5. Audience of Spark
The two most important audience of Apace Spark are data scientist and engineers.
Data Scientist scan and model the data. They use their skill to analyze and discover the data. As the Spark is Simple and has tremendous speed it is very popular among Data Scientists. The various aspects of Spark that makes it a choice among these scientists are that one can explore data using SQL Shell. As a result Data Scientist can handle problems with large dataset very efficiently.
The second foremost important audience is Engineer. Using Spark these scientists can develop data processing applications. Spark provides an efficient way to parallelize applications across Clusters, and hides the complexity of distributed systems programming, network developer, and fault tolerance.
6. Limitations of Spark
- Does not have its file management system, so you need to integrate with hadoop, or other cloud based data platform.

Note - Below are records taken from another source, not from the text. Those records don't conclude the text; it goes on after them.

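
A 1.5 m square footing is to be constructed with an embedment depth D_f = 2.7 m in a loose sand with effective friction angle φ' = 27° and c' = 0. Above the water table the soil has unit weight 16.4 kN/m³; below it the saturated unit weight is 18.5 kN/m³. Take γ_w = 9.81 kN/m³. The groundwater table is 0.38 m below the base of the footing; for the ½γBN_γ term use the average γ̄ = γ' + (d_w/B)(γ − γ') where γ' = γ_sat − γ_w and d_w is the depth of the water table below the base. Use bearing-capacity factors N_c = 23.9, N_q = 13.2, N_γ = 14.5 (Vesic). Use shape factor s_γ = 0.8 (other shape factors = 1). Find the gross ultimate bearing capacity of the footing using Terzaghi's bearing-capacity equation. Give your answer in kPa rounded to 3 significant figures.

Effective surcharge at the founding depth q = γ·D_f = 16.4 × 2.7 = 44.28 kPa.
With d_w = 0.38 m < B, γ̄ = 8.69 + (0.38/1.5) × (16.4 − 8.69) = 10.643 kN/m³.
q_ult = q·N_q + 0.5·γ·B·N_γ·s_γ
     = 44.28 × 13.2 + 0.5 × 10.643 × 1.5 × 14.5 × 0.8
     = 584.5 + 92.596 = 677.09 kPa.

q_ult ≈ 677 kPa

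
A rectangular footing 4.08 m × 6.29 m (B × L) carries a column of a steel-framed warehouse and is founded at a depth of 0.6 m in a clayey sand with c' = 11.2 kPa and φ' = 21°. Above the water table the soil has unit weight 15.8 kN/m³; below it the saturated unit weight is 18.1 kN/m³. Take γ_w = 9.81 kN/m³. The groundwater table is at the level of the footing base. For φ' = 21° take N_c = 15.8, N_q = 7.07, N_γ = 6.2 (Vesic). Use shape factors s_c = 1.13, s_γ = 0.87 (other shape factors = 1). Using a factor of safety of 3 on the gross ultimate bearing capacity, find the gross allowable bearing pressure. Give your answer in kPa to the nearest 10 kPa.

q_all ≈ 120 kPa

q = γ·D_f = 15.8 × 0.6 = 9.48 kPa.
For the ½γBN_γ term take γ' = 18.1 − 9.81 = 8.29 kN/m³ (soil below base is submerged).
c·N_c·s_c = 11.2 × 15.8 × 1.13 = 199.96 kPa
q·N_q = 9.48 × 7.07 = 67.024 kPa
0.5·γ·B·N_γ·s_γ = 0.5 × 8.29 × 4.08 × 6.2 × 0.87 = 91.221 kPa
q_ult = 199.96 + 67.024 + 91.221 = 358.21 kPa.
q_all = 358.21 / 3 = 119.4 kPa.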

- In-memory capability can become a bottleneck when it comes to cost-efficient processing of Bigdata.
- Memory consumption is very high. And the issue for the same does not resolve in user friendly manner.
- It requires large data.
- MLlib lacking in a number of available algorithms (Tanimoto distance).
7. Conclusion
Spark provides a simplified framework for creating, managing and implementing big data processing requirements. In addition to the MapReduce operations, with Spark one can also implement SQL queries and process live streaming data in micro batches. With Spark, developers can develop these features either on a stand-alone basis or, combine them with MapReduce programming techniques.